Bury Fair

Bury Fair Analysis

It is theoretically possible, one supposes, for a modern audience outside of England to enjoy Thomas Shadwell’s play Bury Fair for a variety of different reasons. Alas, outside the theoretical, however, it seems unlikely. (Well, that’s not entirely true. Anyone who enjoys the absurd sight of Francophiles being ridiculed can certainly enjoy the play any time La Roch appears on stage, but those appearances are too infrequent and audaciously absurd to create a real connection with the story.) If one grows up steeped in the particularly British tradition of the titular “Fair” and thus arrives with immediate understanding of the significance of that element of the plot, then the theory suggests a far broader ability to appreciate the nuance and subtext of the play. Failing that, however, (and standing outside the enjoy of watching the French and all those who love them being demeaned) there seems just one reason to even bother staging this rarely produced example of Restoration/Glorious Revolution British drama. And her name is Gertrude.

Ever notice how one doesn’t come across many women named Gertrude anymore? That is really a shame considering that some really memorable literary characters in British drama shared that name. There is Hamlet’s mother, of course. But she’s memorable mostly for wrong reasons. Thomas Shadwell’s Gertrude is one of the truly impressive creations in drama—a character worthy to stand alongside some of Shakespeare’s more impressive female characters like Beatrice, Rosalind, Viola and Isabella—right up until her very last lines. Alas, all the goodwill and street cred that Gertrude has built up as a model of pre-feminist cheekily anti-patriarchal independence from the oppressive authority of male dominance slips melts into the stage like the Wicked Witch of the West meeting with water during her final appearance.

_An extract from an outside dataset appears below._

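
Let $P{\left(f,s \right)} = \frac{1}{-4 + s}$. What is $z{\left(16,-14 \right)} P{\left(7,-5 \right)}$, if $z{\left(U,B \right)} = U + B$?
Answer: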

A shame, really since up to then Gertrude has not only positioned herself a non-masculine portrait of female empowerment, but she has—like Beatrice—managed to get almost all the best lines in the play. That she is going to be a force to reckon with is announced with her introductory scene, a mini-monologue spelling out succinctly almost everything about her character:

“Well, I am wear of the Life I lead here, never poor Creature was Teaz’d, as I am still, with the my Stepmother, and her Daughter, the Old Cucko and the Young, that tire me continually with the same Notes of Wit and Breeding: And having themselves nothing but Folly and Affection, are always reproaching me for want of both.”

She is misunderstood by those endowed with “wit and breeding” because she rejects the idea of marriage on principle. She certainly doesn’t indulge the wishes of the majority by attaching the newly won British Bill of Rights to her own declaration of rights as a woman in a man’s world: “I am a free Heiress of England, where Abitrary Power is an at an end, and I am resolv’d to choose my self.” Considering that this play is a romantic comedy more than it is anything else, it is perhaps inevitable that such a non-conformist will end by rejecting that independence and accepting the rake’s hand in marriage. What is surprising is that she makes this sickening transformation of her own accord and seemingly without motivation:

“And know, for all my vaporing, I can obey, as well as e’r a meek, simpering Milksop on ‘em all; and have ever held Non resistance a Doctrine fit for all Wives, tho’ for nobody else.”

What she means there, in case it isn’t clear, is that she will become the perfect submissive wife because that is the natural state of wives, but not the natural state of anyone else. This unexplained transformation makes for a relentlessly depressing plot twist of such profound irritancy that it is possible for a brief moment to actually hate Gertrude. But only for a moment because then we remember that this is not the work of Gertrude the character, but Thomas Shadwell the creator. With that ending, Bury Fair winds up having something profound to say about free will, determinism, and the unhealthy influence of Puritanism among British literature during the period this play was composed.